Dec. 13, 1903
Ella Baker, who played an integral role in the civil rights movement, was born in Norfolk, Virginia.
Baker began her activism after graduating from Shaw University as class valedictorian in 1927. She dedicated herself to economic justice, saying, “People cannot be free until there is enough work in this land to give everybody a job.”
In 1940, she became a field secretary for the NAACP, and three years later served as director of branches. Inspired by the 1955 Montgomery Bus Boycott, she co-founded the organization, Friendship, to fight Jim Crow laws in the Deep South. Two years later, she moved to Atlanta to work with Martin Luther King Jr. and help him organize the Southern Christian Leadership Conference.

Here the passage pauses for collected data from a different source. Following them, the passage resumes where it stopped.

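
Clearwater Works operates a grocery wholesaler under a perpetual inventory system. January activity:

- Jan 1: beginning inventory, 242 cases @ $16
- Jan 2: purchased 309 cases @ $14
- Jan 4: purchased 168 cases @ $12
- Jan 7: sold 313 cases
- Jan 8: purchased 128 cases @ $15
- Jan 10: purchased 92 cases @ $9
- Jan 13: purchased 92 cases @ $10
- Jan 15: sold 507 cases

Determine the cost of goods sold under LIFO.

Jan 7, 313 sold [LIFO — newest first]: 168 @ $12 + 145 @ $14 = $4,046
Jan 15, 507 sold [LIFO — newest first]: 92 @ $10 + 92 @ $9 + 128 @ $15 + 164 @ $14 + 31 @ $16 = $6,460
Total COGS = $4,046 + $6,460 = $10,506
Ending inventory: 211 @ $16 = $3,376

COGS = $10,506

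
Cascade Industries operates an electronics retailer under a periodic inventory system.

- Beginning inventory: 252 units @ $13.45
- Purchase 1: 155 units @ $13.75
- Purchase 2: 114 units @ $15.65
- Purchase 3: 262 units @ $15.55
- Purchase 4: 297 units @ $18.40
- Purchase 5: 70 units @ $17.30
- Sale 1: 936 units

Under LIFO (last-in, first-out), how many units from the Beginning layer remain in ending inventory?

Sale 1 (936) [LIFO — newest first]: 70 @ $17.30 + 297 @ $18.40 + 262 @ $15.55 + 114 @ $15.65 + 155 @ $13.75 + 38 @ $13.45 = $15,176.35
Ending inventory: 214 @ $13.45 = $2,878.30
Check: goods available $18,054.65 = COGS $15,176.35 + ending $2,878.30

214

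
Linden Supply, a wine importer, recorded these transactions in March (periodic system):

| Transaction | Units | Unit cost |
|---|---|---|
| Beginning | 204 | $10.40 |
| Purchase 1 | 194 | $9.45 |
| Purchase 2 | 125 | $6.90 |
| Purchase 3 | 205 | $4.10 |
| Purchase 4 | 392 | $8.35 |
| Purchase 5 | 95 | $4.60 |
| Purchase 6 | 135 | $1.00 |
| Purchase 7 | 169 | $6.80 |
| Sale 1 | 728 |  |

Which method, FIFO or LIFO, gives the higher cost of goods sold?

FIFO

FIFO COGS: 204 @ $10.40 + 194 @ $9.45 + 125 @ $6.90 + 205 @ $4.10 = $5,657.90
LIFO COGS: 169 @ $6.80 + 135 @ $1.00 + 95 @ $4.60 + 329 @ $8.35 = $4,468.35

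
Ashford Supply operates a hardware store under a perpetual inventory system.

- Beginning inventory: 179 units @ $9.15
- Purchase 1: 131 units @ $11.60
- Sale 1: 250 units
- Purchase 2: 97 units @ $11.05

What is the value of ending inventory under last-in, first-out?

Sale 1 (250) [LIFO — newest first]: 131 @ $11.60 + 119 @ $9.15 = $2,608.45
Ending inventory: 60 @ $9.15 + 97 @ $11.05 = $1,620.85

Ending inventory = $1,620.85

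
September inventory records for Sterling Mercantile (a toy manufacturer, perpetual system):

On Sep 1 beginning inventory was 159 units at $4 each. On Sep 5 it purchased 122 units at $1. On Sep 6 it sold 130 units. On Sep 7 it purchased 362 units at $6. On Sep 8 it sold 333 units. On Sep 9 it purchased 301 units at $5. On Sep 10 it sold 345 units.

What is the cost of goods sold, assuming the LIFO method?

Sep 6, 130 sold [LIFO — newest first]: 122 @ $1 + 8 @ $4 = $154
Sep 8, 333 sold [LIFO — newest first]: 333 @ $6 = $1,998
Sep 10, 345 sold [LIFO — newest first]: 301 @ $5 + 29 @ $6 + 15 @ $4 = $1,739
Total COGS = $154 + $1,998 + $1,739 = $3,891
Ending inventory: 136 @ $4 = $544
Check: goods available $4,435 = COGS $3,891 + ending $544

COGS = $3,891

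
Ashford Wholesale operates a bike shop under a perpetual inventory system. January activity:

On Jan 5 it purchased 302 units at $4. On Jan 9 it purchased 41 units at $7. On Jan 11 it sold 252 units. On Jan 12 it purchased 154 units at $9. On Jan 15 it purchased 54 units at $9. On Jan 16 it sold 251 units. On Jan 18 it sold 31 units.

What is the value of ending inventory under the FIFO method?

Ending inventory = $153

Jan 11, 252 sold [FIFO — oldest first]: 252 @ $4 = $1,008
Jan 16, 251 sold [FIFO — oldest first]: 50 @ $4 + 41 @ $7 + 154 @ $9 + 6 @ $9 = $1,927
Jan 18, 31 sold [FIFO — oldest first]: 31 @ $9 = $279
Total COGS = $1,008 + $1,927 + $279 = $3,214
Ending inventory: 17 @ $9 = $153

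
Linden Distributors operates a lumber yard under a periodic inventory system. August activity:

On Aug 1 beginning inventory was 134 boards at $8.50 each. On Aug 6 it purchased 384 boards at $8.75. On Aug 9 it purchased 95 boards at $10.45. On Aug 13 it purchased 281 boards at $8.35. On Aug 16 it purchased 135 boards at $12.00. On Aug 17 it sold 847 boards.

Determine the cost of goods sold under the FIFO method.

COGS = $7,445.65

Aug 17, 847 sold [FIFO — oldest first]: 134 @ $8.50 + 384 @ $8.75 + 95 @ $10.45 + 234 @ $8.35 = $7,445.65
Ending inventory: 47 @ $8.35 + 135 @ $12.00 = $2,012.45
Check: goods available $9,458.10 = COGS $7,445.65 + ending $2,012.45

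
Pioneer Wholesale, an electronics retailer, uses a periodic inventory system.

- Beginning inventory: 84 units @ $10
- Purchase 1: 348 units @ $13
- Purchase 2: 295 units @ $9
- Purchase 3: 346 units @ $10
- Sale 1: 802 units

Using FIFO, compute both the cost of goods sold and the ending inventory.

Sale 1 (802) [FIFO — oldest first]: 84 @ $10 + 348 @ $13 + 295 @ $9 + 75 @ $10 = $8,769
Ending inventory: 271 @ $10 = $2,710
Check: goods available $11,479 = COGS $8,769 + ending $2,710

COGS = $8,769; ending inventory = $2,710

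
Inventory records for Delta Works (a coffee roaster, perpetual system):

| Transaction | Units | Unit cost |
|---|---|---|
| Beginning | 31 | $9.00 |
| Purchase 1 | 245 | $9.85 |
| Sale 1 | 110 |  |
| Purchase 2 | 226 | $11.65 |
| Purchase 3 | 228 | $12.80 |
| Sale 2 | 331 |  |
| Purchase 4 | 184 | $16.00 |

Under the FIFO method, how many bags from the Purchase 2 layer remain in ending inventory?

Sale 1 (110) [FIFO — oldest first]: 31 @ $9.00 + 79 @ $9.85 = $1,057.15
Sale 2 (331) [FIFO — oldest first]: 166 @ $9.85 + 165 @ $11.65 = $3,557.35
Total COGS = $1,057.15 + $3,557.35 = $4,614.50
Ending inventory: 61 @ $11.65 + 228 @ $12.80 + 184 @ $16.00 = $6,573.05
Check: goods available $11,187.55 = COGS $4,614.50 + ending $6,573.05

61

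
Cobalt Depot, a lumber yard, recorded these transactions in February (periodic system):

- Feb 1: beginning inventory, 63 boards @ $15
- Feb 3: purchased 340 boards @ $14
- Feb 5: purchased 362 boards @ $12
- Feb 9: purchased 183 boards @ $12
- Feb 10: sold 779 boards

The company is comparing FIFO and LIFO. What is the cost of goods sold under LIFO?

FIFO COGS: 63 @ $15 + 340 @ $14 + 362 @ $12 + 14 @ $12 = $10,217
LIFO COGS: 183 @ $12 + 362 @ $12 + 234 @ $14 = $9,816

COGS = $9,816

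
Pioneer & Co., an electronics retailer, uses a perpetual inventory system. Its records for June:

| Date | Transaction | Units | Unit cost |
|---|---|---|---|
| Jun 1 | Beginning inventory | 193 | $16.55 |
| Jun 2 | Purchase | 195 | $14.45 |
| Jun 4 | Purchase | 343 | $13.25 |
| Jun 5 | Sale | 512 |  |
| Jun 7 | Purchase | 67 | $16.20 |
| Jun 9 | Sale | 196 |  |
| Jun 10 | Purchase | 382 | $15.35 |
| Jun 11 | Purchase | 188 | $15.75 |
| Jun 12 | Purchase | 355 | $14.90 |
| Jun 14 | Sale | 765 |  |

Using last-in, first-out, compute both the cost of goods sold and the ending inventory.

COGS = $21,810.75; ending inventory = $3,945.50

Jun 5, 512 sold [LIFO — newest first]: 343 @ $13.25 + 169 @ $14.45 = $6,986.80
Jun 9, 196 sold [LIFO — newest first]: 67 @ $16.20 + 26 @ $14.45 + 103 @ $16.55 = $3,165.75
Jun 14, 765 sold [LIFO — newest first]: 355 @ $14.90 + 188 @ $15.75 + 222 @ $15.35 = $11,658.20
Total COGS = $6,986.80 + $3,165.75 + $11,658.20 = $21,810.75
Ending inventory: 90 @ $16.55 + 160 @ $15.35 = $3,945.50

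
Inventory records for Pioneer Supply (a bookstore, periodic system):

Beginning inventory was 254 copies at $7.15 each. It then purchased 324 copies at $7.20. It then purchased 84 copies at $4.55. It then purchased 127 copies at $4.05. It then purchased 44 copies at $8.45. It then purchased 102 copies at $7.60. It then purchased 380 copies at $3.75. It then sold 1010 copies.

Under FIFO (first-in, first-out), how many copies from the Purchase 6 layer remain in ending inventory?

305

Sale 1 (1010) [FIFO — oldest first]: 254 @ $7.15 + 324 @ $7.20 + 84 @ $4.55 + 127 @ $4.05 + 44 @ $8.45 + 102 @ $7.60 + 75 @ $3.75 = $6,473.70
Ending inventory: 305 @ $3.75 = $1,143.75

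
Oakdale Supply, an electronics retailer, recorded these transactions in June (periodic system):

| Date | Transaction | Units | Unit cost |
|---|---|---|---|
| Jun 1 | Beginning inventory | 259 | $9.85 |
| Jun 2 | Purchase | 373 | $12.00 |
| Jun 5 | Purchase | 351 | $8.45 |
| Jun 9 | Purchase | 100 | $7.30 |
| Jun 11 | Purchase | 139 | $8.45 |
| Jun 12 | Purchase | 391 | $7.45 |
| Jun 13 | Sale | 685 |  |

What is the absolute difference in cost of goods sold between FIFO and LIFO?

$2,192.75

FIFO COGS: 259 @ $9.85 + 373 @ $12.00 + 53 @ $8.45 = $7,475.00
LIFO COGS: 391 @ $7.45 + 139 @ $8.45 + 100 @ $7.30 + 55 @ $8.45 = $5,282.25
Difference = |$7,475.00 − $5,282.25| = $2,192.75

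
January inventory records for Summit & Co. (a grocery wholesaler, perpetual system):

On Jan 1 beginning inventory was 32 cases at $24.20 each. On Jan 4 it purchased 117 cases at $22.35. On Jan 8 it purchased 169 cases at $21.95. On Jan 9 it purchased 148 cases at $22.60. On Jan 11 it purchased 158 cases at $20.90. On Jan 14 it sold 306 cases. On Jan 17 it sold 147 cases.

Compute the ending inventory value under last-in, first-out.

Ending inventory = $3,872.25

Jan 14, 306 sold [LIFO — newest first]: 158 @ $20.90 + 148 @ $22.60 = $6,647.00
Jan 17, 147 sold [LIFO — newest first]: 147 @ $21.95 = $3,226.65
Total COGS = $6,647.00 + $3,226.65 = $9,873.65
Ending inventory: 32 @ $24.20 + 117 @ $22.35 + 22 @ $21.95 = $3,872.25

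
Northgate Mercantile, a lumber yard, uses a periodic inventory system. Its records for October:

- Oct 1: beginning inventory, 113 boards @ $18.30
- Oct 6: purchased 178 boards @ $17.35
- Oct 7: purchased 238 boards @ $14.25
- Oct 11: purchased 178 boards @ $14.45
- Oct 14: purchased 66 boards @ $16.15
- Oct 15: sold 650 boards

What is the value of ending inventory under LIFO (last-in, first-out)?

Oct 15, 650 sold [LIFO — newest first]: 66 @ $16.15 + 178 @ $14.45 + 238 @ $14.25 + 168 @ $17.35 = $9,944.30
Ending inventory: 113 @ $18.30 + 10 @ $17.35 = $2,241.40

Ending inventory = $2,241.40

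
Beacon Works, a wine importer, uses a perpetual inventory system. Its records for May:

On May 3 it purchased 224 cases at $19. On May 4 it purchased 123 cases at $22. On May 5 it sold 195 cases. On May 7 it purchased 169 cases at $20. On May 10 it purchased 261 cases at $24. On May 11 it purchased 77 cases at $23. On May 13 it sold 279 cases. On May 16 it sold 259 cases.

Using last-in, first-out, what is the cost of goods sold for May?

May 5, 195 sold [LIFO — newest first]: 123 @ $22 + 72 @ $19 = $4,074
May 13, 279 sold [LIFO — newest first]: 77 @ $23 + 202 @ $24 = $6,619
May 16, 259 sold [LIFO — newest first]: 59 @ $24 + 169 @ $20 + 31 @ $19 = $5,385
Total COGS = $4,074 + $6,619 + $5,385 = $16,078
Ending inventory: 121 @ $19 = $2,299
Check: goods available $18,377 = COGS $16,078 + ending $2,299

COGS = $16,078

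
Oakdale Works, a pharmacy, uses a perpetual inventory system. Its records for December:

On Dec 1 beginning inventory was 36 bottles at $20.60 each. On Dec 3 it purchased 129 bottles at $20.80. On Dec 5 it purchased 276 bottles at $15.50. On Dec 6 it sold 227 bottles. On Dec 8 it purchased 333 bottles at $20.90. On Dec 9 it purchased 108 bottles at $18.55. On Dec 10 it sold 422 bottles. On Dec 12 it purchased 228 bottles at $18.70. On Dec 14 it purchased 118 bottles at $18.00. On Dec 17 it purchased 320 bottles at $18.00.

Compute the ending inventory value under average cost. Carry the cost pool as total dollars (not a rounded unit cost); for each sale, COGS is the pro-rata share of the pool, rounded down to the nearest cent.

After Dec 1: 36 on hand, pool $741.60 (≈ $20.6000 each)
After Dec 3: 165 on hand, pool $3,424.80 (≈ $20.7564 each)
After Dec 5: 441 on hand, pool $7,702.80 (≈ $17.4667 each)
Dec 6, sell 227: 227/441 × $7,702.80 → $3,964.93
After Dec 8: 547 on hand, pool $10,697.57 (≈ $19.5568 each)
After Dec 9: 655 on hand, pool $12,700.97 (≈ $19.3908 each)
Dec 10, sell 422: 422/655 × $12,700.97 → $8,182.91
After Dec 12: 461 on hand, pool $8,781.66 (≈ $19.0492 each)
After Dec 14: 579 on hand, pool $10,905.66 (≈ $18.8353 each)
After Dec 17: 899 on hand, pool $16,665.66 (≈ $18.5380 each)
Total COGS = $3,964.93 + $8,182.91 = $12,147.84
Ending inventory (cost pool remaining) = $16,665.66

Ending inventory = $16,665.66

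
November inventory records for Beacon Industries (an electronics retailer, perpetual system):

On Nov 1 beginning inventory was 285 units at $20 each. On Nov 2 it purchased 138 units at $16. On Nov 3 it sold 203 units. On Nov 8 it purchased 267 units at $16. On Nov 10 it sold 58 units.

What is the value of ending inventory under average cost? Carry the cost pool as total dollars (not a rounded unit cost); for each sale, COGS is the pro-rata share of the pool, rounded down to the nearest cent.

Ending inventory = $7,386.30

After Nov 1: 285 on hand, pool $5,700.00 (≈ $20.0000 each)
After Nov 2: 423 on hand, pool $7,908.00 (≈ $18.6950 each)
Nov 3, sell 203: 203/423 × $7,908.00 → $3,795.09
After Nov 8: 487 on hand, pool $8,384.91 (≈ $17.2175 each)
Nov 10, sell 58: 58/487 × $8,384.91 → $998.61
Total COGS = $3,795.09 + $998.61 = $4,793.70
Ending inventory (cost pool remaining) = $7,386.30
Check: goods available $12,180.00 = COGS $4,793.70 + ending $7,386.30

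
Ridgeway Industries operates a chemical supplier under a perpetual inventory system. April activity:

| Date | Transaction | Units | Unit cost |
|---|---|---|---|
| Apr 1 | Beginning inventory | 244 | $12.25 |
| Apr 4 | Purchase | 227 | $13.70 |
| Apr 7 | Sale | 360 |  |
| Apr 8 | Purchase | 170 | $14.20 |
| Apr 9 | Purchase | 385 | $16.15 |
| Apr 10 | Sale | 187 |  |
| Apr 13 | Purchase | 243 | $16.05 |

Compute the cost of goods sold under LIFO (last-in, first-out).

COGS = $7,759.20

Apr 7, 360 sold [LIFO — newest first]: 227 @ $13.70 + 133 @ $12.25 = $4,739.15
Apr 10, 187 sold [LIFO — newest first]: 187 @ $16.15 = $3,020.05
Total COGS = $4,739.15 + $3,020.05 = $7,759.20
Ending inventory: 111 @ $12.25 + 170 @ $14.20 + 198 @ $16.15 + 243 @ $16.05 = $10,871.60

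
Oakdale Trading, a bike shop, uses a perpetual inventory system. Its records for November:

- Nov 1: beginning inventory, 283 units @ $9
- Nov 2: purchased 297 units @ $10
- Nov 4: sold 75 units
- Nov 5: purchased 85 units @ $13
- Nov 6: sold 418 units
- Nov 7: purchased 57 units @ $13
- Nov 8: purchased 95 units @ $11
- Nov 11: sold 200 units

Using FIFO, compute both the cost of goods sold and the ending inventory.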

After the 1960 sit-in in Greensboro, North Carolina, she organized a youth leadership conference at Shaw University, where more than 300 gathered. She supported the students’ decision to leave SCLC and form the Student Nonviolent Coordinating Committee. She became “the godmother of SNCC,” teaching students that “strong people don’t need strong leaders” and that they should take control of the movement, rather than relying on a leader with “heavy feet of clay,” a not-so-subtle jab at King.
She continued her grassroots work in 1964 with the Mississippi Freedom Democratic Party, and when the three civil rights workers were killed, she declared, “Until the killing of a Black mother’s son becomes as important as the killing of a white mother’s son, we who believe in freedom cannot rest.”
She remained active in the movement until her death on her 83rd birthday in 1986. In 2009, the U.S. Post Office honored her with a postage stamp.